To allow users to work with Elastic IP addresses, you can add the following actions to your policy.

  • ec2:AllocateAddress: To allocate an Elastic IP address.

  • ec2:ReleaseAddress: To release an Elastic IP address.

  • ec2:AssociateAddress: To associate an Elastic IP address with an instance or a network interface.

  • ec2:DescribeNetworkInterfaces and ec2:DescribeInstances: To work with the Associate address screen. The screen displays the available instances or network interfaces to which you can associate an Elastic IP address.

  • ec2:DisassociateAddress: To disassociate an Elastic IP address from an instance or a network interface.

The following policy allows users to view, allocate, and associate Elastic IP addresses with instances.
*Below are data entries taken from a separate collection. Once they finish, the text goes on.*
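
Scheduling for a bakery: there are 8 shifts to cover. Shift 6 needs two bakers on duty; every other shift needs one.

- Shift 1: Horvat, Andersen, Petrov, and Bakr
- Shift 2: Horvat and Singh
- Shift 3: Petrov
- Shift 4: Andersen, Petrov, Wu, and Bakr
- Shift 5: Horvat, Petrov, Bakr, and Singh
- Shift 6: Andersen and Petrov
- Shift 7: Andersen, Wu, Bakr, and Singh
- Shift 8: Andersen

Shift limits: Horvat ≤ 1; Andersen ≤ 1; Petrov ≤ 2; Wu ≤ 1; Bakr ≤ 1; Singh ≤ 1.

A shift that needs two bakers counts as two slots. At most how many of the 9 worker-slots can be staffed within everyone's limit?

7

Total capacity across all bakers is 1+1+2+1+1+1 = 7, and 9 slots are needed, so at most 7 can be filled.
An assignment achieving 7: Shift 1→Bakr, Shift 2→Horvat, Shift 3→Petrov, Shift 4→Wu, Shift 5→Singh, Shift 6→Petrov, Shift 8→Andersen.
Loads: Horvat 1/1, Andersen 1/1, Petrov 2/2, Wu 1/1, Bakr 1/1, Singh 1/1.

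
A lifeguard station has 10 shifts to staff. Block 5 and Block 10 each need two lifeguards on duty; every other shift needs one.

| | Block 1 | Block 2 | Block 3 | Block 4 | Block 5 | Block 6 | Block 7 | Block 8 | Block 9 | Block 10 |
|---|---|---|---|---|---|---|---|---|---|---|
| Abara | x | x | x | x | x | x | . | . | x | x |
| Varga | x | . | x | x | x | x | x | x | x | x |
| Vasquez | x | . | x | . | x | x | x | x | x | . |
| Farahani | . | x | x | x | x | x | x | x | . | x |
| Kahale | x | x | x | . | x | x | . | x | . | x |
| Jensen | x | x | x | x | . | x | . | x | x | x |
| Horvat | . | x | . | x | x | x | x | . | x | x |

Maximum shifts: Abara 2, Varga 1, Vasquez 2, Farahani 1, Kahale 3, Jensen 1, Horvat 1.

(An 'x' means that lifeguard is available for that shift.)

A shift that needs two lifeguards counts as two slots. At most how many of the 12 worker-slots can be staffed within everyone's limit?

Total capacity across all lifeguards is 2+1+2+1+3+1+1 = 11, and 12 slots are needed, so at most 11 can be filled.
An assignment achieving 11: Block 1→Abara, Block 2→Abara, Block 3→Kahale, Block 4→Farahani, Block 5→Kahale+Horvat, Block 7→Varga, Block 8→Vasquez, Block 9→Vasquez, Block 10→Kahale+Jensen.
Loads: Abara 2/2, Varga 1/1, Vasquez 2/2, Farahani 1/1, Kahale 3/3, Jensen 1/1, Horvat 1/1.

11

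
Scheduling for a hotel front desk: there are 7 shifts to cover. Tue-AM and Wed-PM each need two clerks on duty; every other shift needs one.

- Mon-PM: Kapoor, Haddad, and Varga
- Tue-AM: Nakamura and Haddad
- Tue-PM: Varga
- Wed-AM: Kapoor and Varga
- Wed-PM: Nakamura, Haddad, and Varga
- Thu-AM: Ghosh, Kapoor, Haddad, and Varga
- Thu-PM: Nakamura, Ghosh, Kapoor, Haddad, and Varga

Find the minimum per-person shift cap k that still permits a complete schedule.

With 5 clerks and 9 worker-slots to fill, someone must work at least ⌈9/5⌉ = 2 shifts, so k ≥ 2.
k = 2 works: Mon-PM→Kapoor, Tue-AM→Nakamura+Haddad, Tue-PM→Varga, Wed-AM→Kapoor, Wed-PM→Nakamura+Haddad, Thu-AM→Ghosh, Thu-PM→Ghosh.
Loads: Nakamura 2, Ghosh 2, Kapoor 2, Haddad 2, Varga 1 — all ≤ 2.

2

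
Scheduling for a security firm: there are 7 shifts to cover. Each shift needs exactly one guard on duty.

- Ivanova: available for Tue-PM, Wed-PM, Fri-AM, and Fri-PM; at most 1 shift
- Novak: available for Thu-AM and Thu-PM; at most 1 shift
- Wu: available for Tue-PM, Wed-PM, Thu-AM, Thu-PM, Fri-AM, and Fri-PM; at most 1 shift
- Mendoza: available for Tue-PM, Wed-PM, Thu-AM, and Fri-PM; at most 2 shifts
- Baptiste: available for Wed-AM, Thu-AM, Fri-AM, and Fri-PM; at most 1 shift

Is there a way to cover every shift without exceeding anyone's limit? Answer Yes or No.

Total capacity is 1+1+1+2+1 = 6 but 7 worker-slots are needed — infeasible.

No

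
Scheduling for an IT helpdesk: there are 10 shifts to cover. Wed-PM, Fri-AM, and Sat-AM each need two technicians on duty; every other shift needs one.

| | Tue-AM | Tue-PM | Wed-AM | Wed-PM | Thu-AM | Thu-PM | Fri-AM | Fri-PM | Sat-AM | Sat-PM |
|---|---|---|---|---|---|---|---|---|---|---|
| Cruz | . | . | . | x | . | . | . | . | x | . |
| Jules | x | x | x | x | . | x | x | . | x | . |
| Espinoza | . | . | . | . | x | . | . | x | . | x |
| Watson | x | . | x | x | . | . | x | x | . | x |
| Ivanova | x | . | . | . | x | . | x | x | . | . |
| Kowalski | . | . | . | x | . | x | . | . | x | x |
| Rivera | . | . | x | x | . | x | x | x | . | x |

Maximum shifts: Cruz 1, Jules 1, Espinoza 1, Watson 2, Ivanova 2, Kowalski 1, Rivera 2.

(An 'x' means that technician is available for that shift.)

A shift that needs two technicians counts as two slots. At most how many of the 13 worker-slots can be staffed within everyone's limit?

10

Total capacity across all technicians is 1+1+1+2+2+1+2 = 10, and 13 slots are needed, so at most 10 can be filled.
An assignment achieving 10: Tue-AM→Watson, Tue-PM→Jules, Wed-AM→Watson, Thu-AM→Espinoza, Thu-PM→Kowalski, Fri-AM→Ivanova+Rivera, Fri-PM→Ivanova, Sat-AM→Cruz, Sat-PM→Rivera.
Loads: Cruz 1/1, Jules 1/1, Espinoza 1/1, Watson 2/2, Ivanova 2/2, Kowalski 1/1, Rivera 2/2.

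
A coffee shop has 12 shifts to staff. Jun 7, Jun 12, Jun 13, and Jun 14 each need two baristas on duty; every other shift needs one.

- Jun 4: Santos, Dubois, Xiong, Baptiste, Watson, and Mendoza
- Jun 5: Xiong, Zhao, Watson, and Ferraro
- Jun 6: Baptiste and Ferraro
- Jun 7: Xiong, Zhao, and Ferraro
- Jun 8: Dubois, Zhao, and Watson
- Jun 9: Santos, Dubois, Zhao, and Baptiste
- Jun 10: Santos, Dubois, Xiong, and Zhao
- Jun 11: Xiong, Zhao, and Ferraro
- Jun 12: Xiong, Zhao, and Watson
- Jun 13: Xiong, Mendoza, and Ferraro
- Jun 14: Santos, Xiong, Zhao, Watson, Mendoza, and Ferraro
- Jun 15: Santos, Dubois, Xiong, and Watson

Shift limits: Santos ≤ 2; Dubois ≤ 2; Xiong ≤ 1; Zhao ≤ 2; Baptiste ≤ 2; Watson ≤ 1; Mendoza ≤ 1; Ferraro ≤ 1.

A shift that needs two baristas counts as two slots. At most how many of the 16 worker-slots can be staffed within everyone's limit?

Total capacity across all baristas is 2+2+1+2+2+1+1+1 = 12, and 16 slots are needed, so at most 12 can be filled.
An assignment achieving 12: Jun 4→Baptiste, Jun 6→Baptiste, Jun 7→Xiong+Zhao, Jun 8→Dubois, Jun 9→Santos, Jun 10→Santos, Jun 11→Zhao, Jun 12→Watson, Jun 13→Mendoza+Ferraro, Jun 15→Dubois.
Loads: Santos 2/2, Dubois 2/2, Xiong 1/1, Zhao 2/2, Baptiste 2/2, Watson 1/1, Mendoza 1/1, Ferraro 1/1.

12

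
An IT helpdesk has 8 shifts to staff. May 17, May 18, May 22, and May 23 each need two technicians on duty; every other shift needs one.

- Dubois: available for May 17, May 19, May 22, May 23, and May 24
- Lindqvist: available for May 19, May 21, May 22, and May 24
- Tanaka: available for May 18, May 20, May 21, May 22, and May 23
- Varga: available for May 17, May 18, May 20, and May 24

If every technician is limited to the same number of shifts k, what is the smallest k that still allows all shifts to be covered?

3

With 4 technicians and 12 worker-slots to fill, someone must work at least ⌈12/4⌉ = 3 shifts, so k ≥ 3.
k = 3 works: May 17→Dubois+Varga, May 18→Tanaka+Varga, May 19→Dubois, May 20→Varga, May 21→Lindqvist, May 22→Lindqvist+Tanaka, May 23→Dubois+Tanaka, May 24→Lindqvist.
Loads: Dubois 3, Lindqvist 3, Tanaka 3, Varga 3 — all ≤ 3.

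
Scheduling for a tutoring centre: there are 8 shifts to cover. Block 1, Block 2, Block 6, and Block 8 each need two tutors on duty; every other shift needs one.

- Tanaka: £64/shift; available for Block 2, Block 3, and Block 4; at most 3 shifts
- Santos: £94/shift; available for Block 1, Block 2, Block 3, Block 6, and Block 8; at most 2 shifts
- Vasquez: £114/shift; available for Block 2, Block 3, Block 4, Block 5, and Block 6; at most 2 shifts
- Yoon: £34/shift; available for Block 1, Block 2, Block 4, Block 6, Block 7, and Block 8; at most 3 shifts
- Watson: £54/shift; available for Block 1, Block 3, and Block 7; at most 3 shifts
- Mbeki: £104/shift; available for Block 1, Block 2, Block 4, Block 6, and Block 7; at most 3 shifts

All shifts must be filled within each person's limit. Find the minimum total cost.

£798

Block 5 can only be covered by Vasquez, so that assignment is forced.
Block 8 can only be covered by Santos and Yoon, so that assignment is forced.
Picking the cheapest available tutor for each shift independently would cost £678, but that ignores the shift limits.
An optimal schedule: Block 1→Yoon+Watson, Block 2→Tanaka+Mbeki, Block 3→Watson, Block 4→Tanaka, Block 5→Vasquez, Block 6→Yoon+Santos, Block 7→Watson, Block 8→Yoon+Santos.
Total: 34 + 54 + 64 + 104 + 54 + 64 + 114 + 34 + 94 + 54 + 34 + 94 = £798.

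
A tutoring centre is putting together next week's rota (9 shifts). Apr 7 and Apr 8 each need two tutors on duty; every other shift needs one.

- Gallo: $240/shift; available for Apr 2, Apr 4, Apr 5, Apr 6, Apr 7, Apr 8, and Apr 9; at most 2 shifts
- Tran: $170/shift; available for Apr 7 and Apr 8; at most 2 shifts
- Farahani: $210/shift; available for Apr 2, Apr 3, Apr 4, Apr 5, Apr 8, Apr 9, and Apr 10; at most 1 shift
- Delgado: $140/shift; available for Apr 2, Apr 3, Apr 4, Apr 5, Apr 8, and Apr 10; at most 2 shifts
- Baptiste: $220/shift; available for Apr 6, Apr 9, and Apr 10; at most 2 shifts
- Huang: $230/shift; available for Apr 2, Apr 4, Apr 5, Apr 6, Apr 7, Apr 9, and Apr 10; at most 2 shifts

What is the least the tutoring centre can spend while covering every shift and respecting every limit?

$2210

Picking the cheapest available tutor for each shift independently would cost $1840, but that ignores the shift limits.
An optimal schedule: Apr 2→Delgado, Apr 3→Farahani, Apr 4→Huang, Apr 5→Huang, Apr 6→Gallo, Apr 7→Gallo+Tran, Apr 8→Tran+Delgado, Apr 9→Baptiste, Apr 10→Baptiste.
Total: 140 + 210 + 230 + 230 + 240 + 240 + 170 + 170 + 140 + 220 + 220 = $2210.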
Users cannot associate Elastic IP addresses with network interfaces, disassociate Elastic IP addresses, or release them.

{ "Version": "2012-10-17", "Statement": [ { "Effect": "Allow", "Action": [ "ec2:DescribeAddresses", "ec2:AllocateAddress", "ec2:DescribeInstances", "ec2:AssociateAddress" ], "Resource": "*" } ] }

Example: Work with Reserved Instances

The following policy allows users to view and modify Reserved Instances in your account, as well as purchase new Reserved Instances in the Amazon Web Services Management Console.

This policy allows users to view all the Reserved Instances, as well as On-Demand Instances, in the account. It's not possible to set resource-level permissions for individual Reserved Instances.

{ "Version": "2012-10-17", "Statement": [{ "Effect": "Allow", "Action": [ "ec2:DescribeReservedInstances", "ec2:ModifyReservedInstances", "ec2:PurchaseReservedInstancesOffering", "ec2:DescribeInstances", "ec2:DescribeInstanceTypes", "ec2:DescribeAvailabilityZones", "ec2:DescribeReservedInstancesOfferings" ], "Resource": "*" } ] }

The ec2:DescribeAvailabilityZones action is necessary to ensure that the Amazon EC2 console can display information about the Availability Zones in which you can purchase Reserved Instances. The ec2:DescribeInstances action is not required, but ensures that the user can view the instances in the account and purchase reservations to match the correct specifications.

You can adjust the API actions to limit user access, for example removing ec2:DescribeInstances and ec2:DescribeAvailabilityZones means the user has read-only access.